Here are 9 Interesting Facts About Muscles.
Despite months of inactivity during hibernation, bears are not subject to bone or muscle wastage or degeneration. Understanding the molecular signals and reproducing it by way of drugs could have great benefits for human health.
When people are electrocuted and throw themselves across the room, it is as a result of sudden and violent contraction of the person’s muscles as a result of the electrical charge flowing through the body. This demonstrates a potential for muscle contraction that isn’t utilized under normal circumstances.
While shooting the movie Troy, Brad Pitt playing Achilles tore his left Achilles tendon, which delayed the movie’s final scenes for months.
The duck billed platypus hunts with neither sight nor smell, closing its eyes, ears, and nose each time it dives. Rather, when it digs in the bottom of streams with its bill, its electroreceptors detect tiny electrical currents generated by muscular contractions of its prey, so enabling it to distinguish between animate and inanimate objects, which continuously stimulate its mechanoreceptors.

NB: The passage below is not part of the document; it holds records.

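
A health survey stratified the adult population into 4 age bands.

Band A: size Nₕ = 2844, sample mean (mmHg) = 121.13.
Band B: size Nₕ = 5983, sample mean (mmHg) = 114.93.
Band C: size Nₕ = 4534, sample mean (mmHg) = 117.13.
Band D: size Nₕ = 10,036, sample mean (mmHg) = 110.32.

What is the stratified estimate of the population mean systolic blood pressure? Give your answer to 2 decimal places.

114.13

N = 23397; weights Wₕ = Nₕ/N = (0.1216, 0.2557, 0.1938, 0.4289).
x̄_st = Σ Wₕ·x̄ₕ = 0.1216·121.13 + 0.2557·114.93 + 0.1938·117.13 + 0.4289·110.32 ≈ 114.1325...
→ 114.13.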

The stapedius is the smallest skeletal muscle in the human body. The stapedius dampens the vibrations of the stapes by pulling on the neck of that bone. This helps to control the amplitude of sound waves from the general external environment to the inner ear. This protects the inner ear from high noise levels, primarily the volume of your own voice. Recordings of your voice sound odd because the stapedius muscle isn’t functioning then.
The hypnic jerk, or the twitching of the limbs that accompanies a falling sensation while sleeping, is caused by the brain’s misinterpretation of relaxed muscles as falling. The brain then sends signals to arm and leg muscles in an attempt to regain balance.
Stone Man Syndrome is an extremely rare disease of the connective tissue. A mutation of the body’s repair mechanism causes fibrous tissue (including muscle, tendon, and ligament) to be ossified (bone) spontaneously or when damaged. In many cases, injuries can cause joints to become permanently frozen in place.
Palmaris longus is a visible tendon in the midline of the anterior wrist. The muscle is absent in about 14 percent of the population. It can serve as a replacement for other tendons in case of injury.
A team of material scientists at the University of Texas at Dallas have discovered a new way to create powerful artificial muscles from low-cost, everyday fibers such as fishing line and high-tension sewing thread that can lift 100 times more than normal muscles.